Decoupling Performance Class and Quality Assurance testing—YES, and add Reliability

‘Functional Performance’ Classes cannot be equated with ‘Reliability’ classes–they are not the same. I have tried unsuccessfully in the past to put a disclaimer into the scope of these documents, to alert the readers that only an appropriate ‘Design-for-Reliability’ would assure reliability.
While good quality—and
IPC-6012 and IPC-6013 assure quality, is a requirement for reliability, it is far from sufficient. That is why we have IPC-D-279 and all the IPC-970x’s. Neither IPC-6012 nor IPC-6013 were written with reliability being in any way addressed. There is at least one documented situation—chip capacitors, where Class 3 product can fail before Class 2 product. If I can get Class 3 without cost penalty, sure, why not, but do I have to have it for reliable product—NO. In most cases, Class 3 is specified for contractual, not technical reasons, and because there is a more complete paper trail [which is not a bad thing].

During APEX/EXPO there was talk about differentiating electronic packaging by applications. It also has become quite apparent, that because of the much higher soldering temperatures required for most RoHS-compliant Pb-free solders, the processing windows for many PCBs and components have significantly narrowed, jeopardizing the very survival during the assembly processes.

The consequence of this, it seems, it that survival, quality and long-term reliability [that is actually the title of a workshop I gave at APEX/EXPO] issues need to be addressed across the traditional boundaries demarcated by the various committees.

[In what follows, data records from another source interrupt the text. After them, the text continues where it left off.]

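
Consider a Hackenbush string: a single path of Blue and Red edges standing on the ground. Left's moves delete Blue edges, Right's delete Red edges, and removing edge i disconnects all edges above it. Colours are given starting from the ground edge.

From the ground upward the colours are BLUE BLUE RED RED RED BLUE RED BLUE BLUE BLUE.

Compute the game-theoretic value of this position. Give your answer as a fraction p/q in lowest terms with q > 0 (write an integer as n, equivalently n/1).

303/256

1 of 10 · B · max L 0 · min R +∞ so 1
2 of 10 · BB · max L 1 · min R +∞ so 2
3 of 10 · BBR · max L 1 · min R 2 so 3/2
4 of 10 · BBRR · max L 1 · min R 3/2 so 5/4
5 of 10 · BBRRR · max L 1 · min R 5/4 so 9/8
6 of 10 · BBRRRB · max L 9/8 · min R 5/4 so 19/16
7 of 10 · BBRRRBR · max L 9/8 · min R 19/16 so 37/32
8 of 10 · BBRRRBRB · max L 37/32 · min R 19/16 so 75/64
9 of 10 · BBRRRBRBB · max L 75/64 · min R 19/16 so 151/128
10 of 10 · BBRRRBRBBB · max L 151/128 · min R 19/16 so 303/256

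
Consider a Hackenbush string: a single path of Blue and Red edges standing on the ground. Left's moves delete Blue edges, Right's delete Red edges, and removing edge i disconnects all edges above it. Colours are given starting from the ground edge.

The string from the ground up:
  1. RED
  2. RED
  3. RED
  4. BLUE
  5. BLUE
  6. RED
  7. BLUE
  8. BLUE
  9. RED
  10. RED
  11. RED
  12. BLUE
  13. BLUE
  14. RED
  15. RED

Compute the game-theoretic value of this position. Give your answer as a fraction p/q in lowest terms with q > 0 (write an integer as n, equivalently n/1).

-9447/4096

Prefix values for RED RED RED BLUE BLUE RED BLUE BLUE RED RED RED BLUE BLUE RED RED via {L|R} + simplicity:
value(R) = { · | 0 } — -1
value(RR) = { · | -1 0 } — -2
value(RRR) = { · | -2 -1 0 } — -3
value(RRRB) = { -3 | -2 -1 0 } — -5/2
value(RRRBB) = { -3 -5/2 | -2 -1 0 } — -9/4
value(RRRBBR) = { -3 -5/2 | -9/4 -2 -1 0 } — -19/8
value(RRRBBRB) = { -3 -5/2 -19/8 | -9/4 -2 -1 0 } — -37/16
value(RRRBBRBB) = { -3 -5/2 -19/8 -37/16 | -9/4 -2 -1 0 } — -73/32
value(RRRBBRBBR) = { -3 -5/2 -19/8 -37/16 | -73/32 -9/4 -2 -1 0 } — -147/64
value(RRRBBRBBRR) = { -3 -5/2 -19/8 -37/16 | -147/64 -73/32 -9/4 -2 -1 0 } — -295/128
value(RRRBBRBBRRR) = { -3 -5/2 -19/8 -37/16 | -295/128 -147/64 -73/32 -9/4 -2 -1 0 } — -591/256
value(RRRBBRBBRRRB) = { -3 -5/2 -19/8 -37/16 -591/256 | -295/128 -147/64 -73/32 -9/4 -2 -1 0 } — -1181/512
value(RRRBBRBBRRRBB) = { -3 -5/2 -19/8 -37/16 -591/256 -1181/512 | -295/128 -147/64 -73/32 -9/4 -2 -1 0 } — -2361/1024
value(RRRBBRBBRRRBBR) = { -3 -5/2 -19/8 -37/16 -591/256 -1181/512 | -2361/1024 -295/128 -147/64 -73/32 -9/4 -2 -1 0 } — -4723/2048
value(RRRBBRBBRRRBBRR) = { -3 -5/2 -19/8 -37/16 -591/256 -1181/512 | -4723/2048 -2361/1024 -295/128 -147/64 -73/32 -9/4 -2 -1 0 } — -9447/4096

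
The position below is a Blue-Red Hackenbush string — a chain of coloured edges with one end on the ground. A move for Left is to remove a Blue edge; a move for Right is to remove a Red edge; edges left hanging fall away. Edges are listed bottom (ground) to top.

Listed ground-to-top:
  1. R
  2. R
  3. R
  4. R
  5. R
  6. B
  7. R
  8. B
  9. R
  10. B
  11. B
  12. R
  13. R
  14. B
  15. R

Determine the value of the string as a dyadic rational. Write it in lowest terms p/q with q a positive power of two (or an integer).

step 1: add R to get R; options L={ (no moves) } R={ 0 } — -1
step 2: add R to get RR; options L={ (no moves) } R={ -1,0 } — -2
step 3: add R to get RRR; options L={ (no moves) } R={ -2,-1,0 } — -3
step 4: add R to get RRRR; options L={ (no moves) } R={ -3,-2,-1,0 } — -4
step 5: add R to get RRRRR; options L={ (no moves) } R={ -4,-3,-2,-1,0 } — -5
step 6: add B to get RRRRRB; options L={ -5 } R={ -4,-3,-2,-1,0 } — -9/2
step 7: add R to get RRRRRBR; options L={ -5 } R={ -9/2,-4,-3,-2,-1,0 } — -19/4
step 8: add B to get RRRRRBRB; options L={ -5,-19/4 } R={ -9/2,-4,-3,-2,-1,0 } — -37/8
step 9: add R to get RRRRRBRBR; options L={ -5,-19/4 } R={ -37/8,-9/2,-4,-3,-2,-1,0 } — -75/16
step 10: add B to get RRRRRBRBRB; options L={ -5,-19/4,-75/16 } R={ -37/8,-9/2,-4,-3,-2,-1,0 } — -149/32
step 11: add B to get RRRRRBRBRBB; options L={ -5,-19/4,-75/16,-149/32 } R={ -37/8,-9/2,-4,-3,-2,-1,0 } — -297/64
step 12: add R to get RRRRRBRBRBBR; options L={ -5,-19/4,-75/16,-149/32 } R={ -297/64,-37/8,-9/2,-4,-3,-2,-1,0 } — -595/128
step 13: add R to get RRRRRBRBRBBRR; options L={ -5,-19/4,-75/16,-149/32 } R={ -595/128,-297/64,-37/8,-9/2,-4,-3,-2,-1,0 } — -1191/256
step 14: add B to get RRRRRBRBRBBRRB; options L={ -5,-19/4,-75/16,-149/32,-1191/256 } R={ -595/128,-297/64,-37/8,-9/2,-4,-3,-2,-1,0 } — -2381/512
step 15: add R to get RRRRRBRBRBBRRBR; options L={ -5,-19/4,-75/16,-149/32,-1191/256 } R={ -2381/512,-595/128,-297/64,-37/8,-9/2,-4,-3,-2,-1,0 } — -4763/1024

-4763/1024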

This needs to start at the design and specification stage; the choice of base materials and their pertinent properties like Tg, Td and Alpha-2; the processing with such diverse considerations as copper plating thickness, peak soldering temperatures and the number of solder temperature excursions; when, where and how to bake out the moisture; and, of course, the severity of the operating environment, the expected life time and the acceptable failure probability.

With SnPb-soldering, much of this worked independently and often by pure serendipity—but all that came to an end June 1, 2006.

I do not know how to bring this interdependence to bear on the IPC committee structure so it is effective and avoids ‘turf wars,’ but it has to be given serious consideration.